As a 13-year-old girl in the UK, suing for her right not to be seen undressed by males, plaintively put it: “It makes me feel sad, powerless, and confused.”

Endangering women

It gets worse. Men are now regularly being sent to women’s prisons, where female inmates find themselves locked behind bars with violent male criminals. A female prisoner in Illinois reported being raped in jail by a man—his lawyer accused her of ‘transphobia.’ Attacks on female prisoners by trans-identified men have become shockingly common—David Thompson, a man convicted of sexual offences against children and attacking an elderly neighbor with a knife, was labelled “highly manipulative” by a judge but switched his name to Karen White, got sent to a female prison, and promptly and predictably assaulted two women under his new name. In Canada, a killer who raped a 13-year-old girl and then strangled, stabbed, and smashed her to death with a hammer switched his identity to female and got sent to a women’s prison.

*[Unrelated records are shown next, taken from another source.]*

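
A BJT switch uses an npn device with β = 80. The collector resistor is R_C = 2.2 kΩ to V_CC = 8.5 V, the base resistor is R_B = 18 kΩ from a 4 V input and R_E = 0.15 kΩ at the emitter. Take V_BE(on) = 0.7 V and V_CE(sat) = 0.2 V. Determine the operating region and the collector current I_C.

saturation; I_C ≈ 3.5 mA

Assume active: I_B = (4 − 0.7)/(18 + 81×0.15) = 0.109 mA, I_C = β·I_B = 8.76 mA.
Then V_CE = 8.5 − 8.76×2.2 − 8.87×0.15 = -12.1 V < 0.2 V — the active assumption fails.
Re-solve with V_CE = 0.2 V. KCL at the emitter: V_E/R_E = (V_BB−0.7−V_E)/R_B + (V_CC−0.2−V_E)/R_C, giving V_E = 0.551 V.
I_C = (V_CC − 0.2 − V_E)/R_C = (8.3 − 0.551)/2.2 = 3.52 mA.
Check: I_B = (3.3 − 0.551)/18 = 0.153 mA, and β·I_B = 12.2 mA > I_C, confirming saturation.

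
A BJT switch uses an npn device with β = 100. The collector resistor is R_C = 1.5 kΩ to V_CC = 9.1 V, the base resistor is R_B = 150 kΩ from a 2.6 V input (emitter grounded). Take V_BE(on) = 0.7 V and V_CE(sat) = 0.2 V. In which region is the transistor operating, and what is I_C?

Assume active. Base-emitter loop: I_B = (V_BB − V_BE)/R_B = (2.6 − 0.7)/150 = 0.0127 mA.
I_C = β·I_B = 100×0.0127 = 1.27 mA.
V_CE = V_CC − I_C·R_C = 9.1 − 1.27×1.5 = 7.2 V > V_CE(sat), so the active-region assumption holds.

active; I_C ≈ 1.3 mA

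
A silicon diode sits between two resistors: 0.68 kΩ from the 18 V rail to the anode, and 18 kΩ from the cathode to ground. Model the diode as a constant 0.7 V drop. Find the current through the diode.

I ≈ 0.93 mA

The two resistors are in series with the diode, so KVL gives 18 = I·0.68 + 0.7 + I·18.
I = (18 − 0.7) / (0.68 + 18) kΩ = 17.3 / 18.7 = 0.926 mA.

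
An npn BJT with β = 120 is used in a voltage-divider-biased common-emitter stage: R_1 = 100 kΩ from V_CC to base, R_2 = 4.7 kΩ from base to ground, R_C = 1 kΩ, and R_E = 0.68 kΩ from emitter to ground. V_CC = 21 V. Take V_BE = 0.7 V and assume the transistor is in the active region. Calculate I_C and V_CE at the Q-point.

Thevenize the base divider: V_Th = V_CC·R_2/(R_1+R_2) = 21×4.7/105 = 0.943 V, R_Th = R_1‖R_2 = 4.49 kΩ.
Base-emitter loop: V_Th = I_B·R_Th + V_BE + (β+1)I_B·R_E, so I_B = (0.943 − 0.7) / (4.49 + 121×0.68) = 0.0028 mA.
I_C = β·I_B = 120×0.0028 = 0.336 mA, and I_E = (β+1)I_B = 0.338 mA.
V_CE = V_CC − I_C·R_C − I_E·R_E = 21 − 0.336×1 − 0.338×0.68 = 20.4 V.
V_CE = 20.4 V > 0.2 V confirms active-region operation.

I_C ≈ 0.34 mA, V_CE ≈ 20 V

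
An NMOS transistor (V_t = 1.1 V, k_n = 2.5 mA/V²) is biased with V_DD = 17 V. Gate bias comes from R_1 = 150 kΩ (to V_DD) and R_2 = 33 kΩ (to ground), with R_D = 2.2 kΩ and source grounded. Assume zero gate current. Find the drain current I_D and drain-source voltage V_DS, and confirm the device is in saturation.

V_G = V_DD·R_2/(R_1+R_2) = 17×33/183 = 3.07 V. With the source grounded, V_GS = V_G = 3.07 V.
Assume saturation: I_D = (k_n/2)(V_GS − V_t)² = (2.5/2)×(3.07 − 1.1)² = 1.25×1.97² = 4.83 mA.
V_DS = V_DD − I_D·R_D = 17 − 4.83×2.2 = 6.38 V.
Saturation requires V_DS ≥ V_GS − V_t = 1.97 V; 6.38 ≥ 1.97 ✓.

I_D ≈ 4.8 mA, V_DS ≈ 6.4 V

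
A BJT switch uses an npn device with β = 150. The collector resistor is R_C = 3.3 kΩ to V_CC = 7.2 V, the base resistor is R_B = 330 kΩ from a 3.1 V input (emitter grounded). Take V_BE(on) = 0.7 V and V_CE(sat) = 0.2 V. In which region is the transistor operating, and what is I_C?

Assume active. Base-emitter loop: I_B = (V_BB − V_BE)/R_B = (3.1 − 0.7)/330 = 0.00727 mA.
I_C = β·I_B = 150×0.00727 = 1.09 mA.
V_CE = V_CC − I_C·R_C = 7.2 − 1.09×3.3 = 3.6 V > V_CE(sat), so the active-region assumption holds.

active; I_C ≈ 1.1 mA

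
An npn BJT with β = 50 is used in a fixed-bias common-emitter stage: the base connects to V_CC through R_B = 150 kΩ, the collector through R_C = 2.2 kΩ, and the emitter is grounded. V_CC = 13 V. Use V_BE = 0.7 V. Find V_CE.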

Objections to these policies are being addressed by authorities. As The Telegraph reported in 2021: “Women prisoners who call transgender inmates by the wrong pronoun could face extra time in jail under equality rules, says a justice minister.”

Rape crisis centres are also being eliminated as safe spaces for women. In October, a woman was allegedly raped in a rape crisis centre in Parry Sound, Ontario, Canada by a perpetrator identifying as transgender. In August 25-year-old Shane Jacob Green was arrested by Ontario Provincial Police and charged with two counts of sexual assault committed while he was staying at a rape crisis centre. In April, the Windsor Police Service asked for help after “Desiree Anderson, who may also be known as Cody D’Entremont,” allegedly climbed into the bed of a female victim at a women’s shelter and sexually assaulted her. None of this matters to trans activists—Canada’s oldest rape crisis centre, Vancouver Rape Relief, was stripped of city funding in 2019 for refusing to admit trans-identified males. J.K. Rowling has been the target of vitriol for (among her other heresies) supporting a similar centre in Edinburgh.

Lest you think I am exaggerating, consider the response of the CEO of the Edinburgh Rape Crisis Centre Mridul Wadhwa—a man identifying as a woman—to rape victims asking for female-only spaces. “Sexual violence happens to bigoted people as well,” he said. “And so, you know, it is not a discerning crime. But these spaces are also for you. But if you bring unacceptable beliefs that are discriminatory in nature, we will begin to work with you on our journey of recovery from trauma. But please also expect to be challenged on your prejudices.” When asked what his response was to victims who might be triggered by the presence of male genitalia, Wadhwa suggested the women “reframe their trauma” and “rethink [their] relationship with prejudice.”